Une exploitation agricole gauloise et antique à Esvres, Indre-et-Loire

Chronique de site
Dernière modification
18 mai 2016

Le décapage a eu lieu sur une superficie de 9 100 m². La fouille a révélé une concentration importante de vestiges sur la surface décapée. Ils matérialisent un établissement agricole qui évolue du IIe siècle av. J.-C. au IIIe siècle ap. J.-C. Quatre périodes chronologiques ont pu être individualisées.

La ferme de l'âge du Fer

Le début de l'occupation intervient au IIe s. av. J.-C. Elle s'intensifie au Ier s. av. J.-C. jusqu'à l'époque augustéenne. Le réseau fossoyé de La Tène est manifestement l'élément « fondateur » du site. Il matérialise, avec 7 bâtiments sur poteaux, une exploitation agricole. L'enclos délimite un espace d'environ 4 000 m². Les dépendances agricoles pourraient être situées à l'intérieur de l'enclos, et le secteur résidentiel légèrement à l'écart. L'absence de creusement laténien à l'intérieur de l'enclos et en dehors des trois édifices suggère un espace voué à l'agriculture ou à l'activité pastorale.

L'évolution au Ier siècle

Bien que l'occupation des lieux soit continue, le site évolue au Ier siècle sans tenir compte des installations précoces. Les bâtiments sur poteaux sont détruits et l'enclos est en grande partie abandonné. L'hypothèse d'un établissement agropastoral est retenue en priorité, en accord avec l'étude palynologique qui atteste un milieu très anthropisé et la présence d'activités de céréaliculture.
Trois ensembles de vestiges sont individualisés : deux bâtiment matérialisés par des solins ou radiers de fondation et un bassin maçonné.
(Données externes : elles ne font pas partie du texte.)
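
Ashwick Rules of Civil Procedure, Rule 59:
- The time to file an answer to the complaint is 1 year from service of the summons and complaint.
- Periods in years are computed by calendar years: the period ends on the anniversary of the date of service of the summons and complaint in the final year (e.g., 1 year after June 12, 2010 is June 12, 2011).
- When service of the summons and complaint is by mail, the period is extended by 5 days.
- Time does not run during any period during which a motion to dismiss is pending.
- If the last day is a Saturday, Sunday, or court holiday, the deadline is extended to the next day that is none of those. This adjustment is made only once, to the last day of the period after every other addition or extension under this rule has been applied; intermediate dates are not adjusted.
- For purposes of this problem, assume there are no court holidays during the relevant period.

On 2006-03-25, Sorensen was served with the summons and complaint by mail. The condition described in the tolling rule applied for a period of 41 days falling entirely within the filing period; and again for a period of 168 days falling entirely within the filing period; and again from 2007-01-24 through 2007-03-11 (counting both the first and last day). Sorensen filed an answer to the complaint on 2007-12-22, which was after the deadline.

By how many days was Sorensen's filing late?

11 days

1 year after 2006-03-25 is March 25, 2007.
Service was by mail, adding 5 days: March 25, 2007 + 5 days = March 30, 2007.
Tolling adds 41 days: March 30, 2007 + 41 days = May 10, 2007.
Tolling adds 168 days: May 10, 2007 + 168 days = October 25, 2007.
From January 24, 2007 through March 11, 2007 inclusive is 47 days; tolling adds 47 days: October 25, 2007 + 47 days = December 11, 2007.
December 11, 2007 is a Tuesday and not a court holiday, so no extension applies.
The deadline is December 11, 2007; from December 11, 2007 to December 22, 2007 is 11 days.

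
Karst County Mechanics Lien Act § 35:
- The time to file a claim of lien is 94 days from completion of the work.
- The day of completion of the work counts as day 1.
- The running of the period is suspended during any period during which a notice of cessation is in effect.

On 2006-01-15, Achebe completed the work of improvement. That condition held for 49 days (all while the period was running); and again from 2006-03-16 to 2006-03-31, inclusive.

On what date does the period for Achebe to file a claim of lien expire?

Counting 2006-01-15 as day 1, day 94 is April 18, 2006.
Tolling adds 49 days: April 18, 2006 + 49 days = June 6, 2006.
From March 16, 2006 through March 31, 2006 inclusive is 16 days; tolling adds 16 days: June 6, 2006 + 16 days = June 22, 2006.

June 22, 2006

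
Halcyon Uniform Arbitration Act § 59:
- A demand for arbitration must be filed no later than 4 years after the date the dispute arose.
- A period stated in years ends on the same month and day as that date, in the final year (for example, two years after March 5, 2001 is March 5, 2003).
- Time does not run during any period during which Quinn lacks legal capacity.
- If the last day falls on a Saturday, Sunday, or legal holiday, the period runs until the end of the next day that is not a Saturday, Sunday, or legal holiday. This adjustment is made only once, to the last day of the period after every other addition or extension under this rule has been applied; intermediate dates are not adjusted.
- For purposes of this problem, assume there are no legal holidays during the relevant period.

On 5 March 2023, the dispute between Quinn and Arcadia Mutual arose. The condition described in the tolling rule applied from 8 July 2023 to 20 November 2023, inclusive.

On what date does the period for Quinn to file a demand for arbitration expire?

July 19, 2027

4 years after 5 March 2023 is March 5, 2027.
From July 8, 2023 through November 20, 2023 inclusive is 136 days; tolling adds 136 days: March 5, 2027 + 136 days = July 19, 2027.
July 19, 2027 is a Monday and not a legal holiday, so no extension applies.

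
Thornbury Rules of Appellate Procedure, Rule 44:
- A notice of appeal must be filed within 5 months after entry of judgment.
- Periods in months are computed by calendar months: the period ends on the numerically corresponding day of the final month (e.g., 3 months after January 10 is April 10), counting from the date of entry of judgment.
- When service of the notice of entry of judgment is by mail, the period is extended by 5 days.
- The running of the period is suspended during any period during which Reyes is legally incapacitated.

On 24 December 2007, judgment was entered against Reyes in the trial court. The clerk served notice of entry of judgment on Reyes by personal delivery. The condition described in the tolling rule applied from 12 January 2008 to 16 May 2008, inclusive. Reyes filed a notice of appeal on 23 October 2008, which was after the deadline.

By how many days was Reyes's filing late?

26 days

5 months after 24 December 2007 is May 24, 2008.
Service was not by mail, so no mail extension applies.
From January 12, 2008 through May 16, 2008 inclusive is 126 days; tolling adds 126 days: May 24, 2008 + 126 days = September 27, 2008.
The deadline is September 27, 2008; from September 27, 2008 to October 23, 2008 is 26 days.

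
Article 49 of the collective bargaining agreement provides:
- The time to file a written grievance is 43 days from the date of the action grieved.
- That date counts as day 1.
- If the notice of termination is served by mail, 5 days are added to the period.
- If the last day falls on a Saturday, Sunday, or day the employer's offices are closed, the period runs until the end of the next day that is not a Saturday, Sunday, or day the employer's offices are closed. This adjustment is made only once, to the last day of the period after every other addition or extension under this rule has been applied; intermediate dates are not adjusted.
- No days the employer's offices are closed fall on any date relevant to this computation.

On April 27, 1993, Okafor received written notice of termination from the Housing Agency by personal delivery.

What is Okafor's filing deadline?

Counting April 27, 1993 as day 1, day 43 is June 8, 1993.
Service was not by mail, so no mail extension applies.
June 8, 1993 is a Tuesday and not a day the employer's offices are closed, so no extension applies.

June 8, 1993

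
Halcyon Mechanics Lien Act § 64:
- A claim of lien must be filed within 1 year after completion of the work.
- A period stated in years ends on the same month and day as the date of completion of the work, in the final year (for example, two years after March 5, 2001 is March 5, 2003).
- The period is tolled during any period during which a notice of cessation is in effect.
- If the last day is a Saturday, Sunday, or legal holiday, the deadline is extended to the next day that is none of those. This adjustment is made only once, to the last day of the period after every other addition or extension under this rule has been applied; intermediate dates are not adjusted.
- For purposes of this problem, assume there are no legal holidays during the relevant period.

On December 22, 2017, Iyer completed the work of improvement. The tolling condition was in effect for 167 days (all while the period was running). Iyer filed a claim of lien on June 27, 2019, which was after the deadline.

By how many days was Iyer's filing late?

1 year after December 22, 2017 is December 22, 2018.
Tolling adds 167 days: December 22, 2018 + 167 days = June 7, 2019.
June 7, 2019 is a Friday and not a legal holiday, so no extension applies.
The deadline is June 7, 2019; from June 7, 2019 to June 27, 2019 is 20 days.

20 days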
Si la présence d'une structure en eau est logique dans ce type de contexte, il faut cependant souligner l'originalité d'un bassin soigneusement maçonné qui serait dévolu à des fins uniquement agropastorales.

La villa des IIe et IIIe siècles

Aux IIe et IIIe siècles, la configuration du bâti est profondément restructurée : trois enclos et quatre bâtiments maçonnés sont répartis autour d'un espace triangulaire. L'étude planimétrique de cette villa atypique permet d'individualiser une pars urbana, à l'est du mur d'enclos muni d'un porche d'entrée, et une pars rustica, à l'ouest de cette limite qui regroupe un enclos maçonné et un bâtiment avec son arrière-cour attenante. La présence d'un édifice cultuel a été initialement envisagée pour ce bâtiment (fanum ?). Les éléments de comparaison les plus probants suggèrent davantage la présence d'une grange ou d'une tour grenier avec porche de manutention.

L'abandon du lieu au IIIe siècle

La villa reste en activité jusqu'à la fin du IIIe siècle. Puis, le potentiel économique de l'établissement décline. Cette période coïncide avec la crise politique et économique de l'Empire romain dont l'impact sur les établissements ruraux a été général en Gaule.
L'absence de vestiges médiévaux suggère que la récupération des maçonneries a eu lieu dès le Bas-Empire.
Les lieux sont réinvestis, au plus tard au XVIe siècle, lors de l'aménagement de la ferme Les Goupillères. Cette occupation récente et son parcellaire associé modifient profondément le paysage de la zone d'étude. Il est vraisemblable que les récupérations de matériaux réalisées à cette époque finissent d'araser les vestiges de l'occupation antique, peut-être encore visibles à l'état de ruine.